Dr. Dan Zimmerle and Dr. Tim Vaughn of Colorado State University (CSU) were the lead authors of a new Basin Methane Reconciliation Study published in the Proceedings of the National Academies of Science (PNAS), which attempts to address a problem that has long vexed researchers on methane emissions: why do some studies show dramatically different results than others?

“This study is the first to spatially and temporally align top-down and bottom-up methane emission estimates for a natural gas production basin, using multi-scale emission measurements and detailed activity data reporting. We show that episodic venting from manual liquid unloadings, which occur at a small fraction of natural gas well pads, drives a factor-of-two temporal variation in the basin-scale emission rate of a US dry shale gas play,” Vaughn and Zimmerle, et al. wrote.

In a press release, Zimmerle outlined the study’s aim—to reduce uncertainties in the data.

“It utilized concurrent ground and aircraft measurements and on-site operations data, and as a result reduces uncertainties of previous studies,” Zimmerle said.

Authors of the paper included scientists at the University of Colorado Boulder’s Cooperative Institute for Research in Environmental Sciences; the National Oceanic and Atmospheric Research Administration’s Earth System Research Laboratory in Boulder, Colo.; the National Renewable Energy Laboratory in Golden, Colo.; and a former director of the Colorado Energy Research Institute at the Colorado School Mines.

The authors argue that “top-down” (TD) approaches, a more recent method for measurements using aircraft to fly over areas of oil and gas areas, have produced emissions estimates “typically 1.5 times larger” than bottom-up methane emission estimates, which are measurements conducted on-site. The authors admit that both methods have relative shortcomings.

“A better understanding of the TD—BU discrepancy is needed to improve confidence in emission estimates from both approaches,” they write.

“However, it is well-known that emissions from [oil and gas] infrastructure vary both temporally and spatially and that aggregated and annualized activity and emission factors often deviate substantially from local emissions occurring during shorter time periods,” the authors write.

“Study area total emissions exhibited significant variability throughout the day. On both days of the study period, modeled emissions peaked during mid-afternoon hours due to manual liquid unloadings (MLUs) performed and recorded by production facility operators,” the study noted.
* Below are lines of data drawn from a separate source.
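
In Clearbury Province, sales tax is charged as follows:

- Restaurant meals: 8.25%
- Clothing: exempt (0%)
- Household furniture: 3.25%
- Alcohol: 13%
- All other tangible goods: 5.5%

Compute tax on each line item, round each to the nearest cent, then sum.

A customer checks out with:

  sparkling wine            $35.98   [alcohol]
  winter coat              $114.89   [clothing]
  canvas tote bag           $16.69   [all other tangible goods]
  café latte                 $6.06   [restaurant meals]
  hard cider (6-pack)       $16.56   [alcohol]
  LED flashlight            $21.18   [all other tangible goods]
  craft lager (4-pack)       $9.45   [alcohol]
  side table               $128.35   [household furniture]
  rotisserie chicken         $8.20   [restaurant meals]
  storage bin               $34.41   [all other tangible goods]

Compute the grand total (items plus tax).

Sparkling wine $35.98: alcohol → 13% → $4.68
Winter coat $114.89: clothing → 0% → $0.00
Canvas tote bag $16.69: all other tangible goods → 5.5% → $0.92
Café latte $6.06: restaurant meals → 8.25% → $0.50
Hard cider (6-pack) $16.56: alcohol → 13% → $2.15
LED flashlight $21.18: all other tangible goods → 5.5% → $1.16
Craft lager (4-pack) $9.45: alcohol → 13% → $1.23
Side table $128.35: household furniture → 3.25% → $4.17
Rotisserie chicken $8.20: restaurant meals → 8.25% → $0.68
Storage bin $34.41: all other tangible goods → 5.5% → $1.89
Subtotal = $391.77; tax = $17.38; total due = $409.15

$409.15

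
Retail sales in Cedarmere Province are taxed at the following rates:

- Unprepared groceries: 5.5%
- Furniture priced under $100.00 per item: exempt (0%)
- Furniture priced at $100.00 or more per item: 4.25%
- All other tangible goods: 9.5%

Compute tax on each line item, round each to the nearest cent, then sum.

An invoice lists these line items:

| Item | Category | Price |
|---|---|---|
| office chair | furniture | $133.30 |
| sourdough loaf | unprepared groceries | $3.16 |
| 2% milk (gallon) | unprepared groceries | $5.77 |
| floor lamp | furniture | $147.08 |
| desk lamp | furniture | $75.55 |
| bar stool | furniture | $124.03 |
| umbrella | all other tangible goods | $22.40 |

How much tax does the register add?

$19.81

Office chair $133.30: furniture, $100.00 or more → 4.25% → $5.67
Sourdough loaf $3.16: unprepared groceries → 5.5% → $0.17
2% milk (gallon) $5.77: unprepared groceries → 5.5% → $0.32
Floor lamp $147.08: furniture, $100.00 or more → 4.25% → $6.25
Desk lamp $75.55: furniture, under $100.00 → 0% → $0.00
Bar stool $124.03: furniture, $100.00 or more → 4.25% → $5.27
Umbrella $22.40: all other tangible goods → 9.5% → $2.13
Total tax = $5.67 + $0.17 + $0.32 + $6.25 + $5.27 + $2.13 = $19.81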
In other words, emissions from oil and gas operations vary by hour of the day, by days of the week, and over the course of the year. Studies that try to extrapolate measurements during mid-day activities like routine maintenance from manual liquid unloadings (MLUs) or depressurization of equipment (“blowdowns”) may end up overstating emissions. Such maintenance activities “are often triggered by human operators during daytime work-week hours and may produce high emission rates for short durations.”

Taking measurements during the short-duration events during the day and spreading those readings out over a 24/7/365 model may not produce the best input for “understanding oil- and gas-related methane emissions. Careful consideration of all factors influencing methane emissions—including temporal variation—is necessary in scientific and policy discussions to develop effective strategies for mitigating [greenhouse gas] emissions from natural gas infrastructure,” according to the paper.

The authors call for high-resolution space and time activity data and additional contemporaneous measurements from both methods to deliver best practices and render scientific studies that inform the policy debate over methane and other emissions.

That includes a June study in the journal Science, led by the Environmental Defense Fund and including several co-authors, such as Anthony Marchese, a CSU Professor of Mechanical Engineering, and Zimmerle.

The study purported to find that methane emissions from oil and gas could be as much as 60 percent higher than current Environmental Protection Agency estimates, using TD methods.

The study published today came as the result of public and private funding under contract with the Department of Energy’s National Energy Technology Laboratory and was also co-sponsored by the Colorado Energy Research Collaboratory, NOAA, the American Gas Association, Chevron, XTO Energy, Equinor, and Southwestern Energy.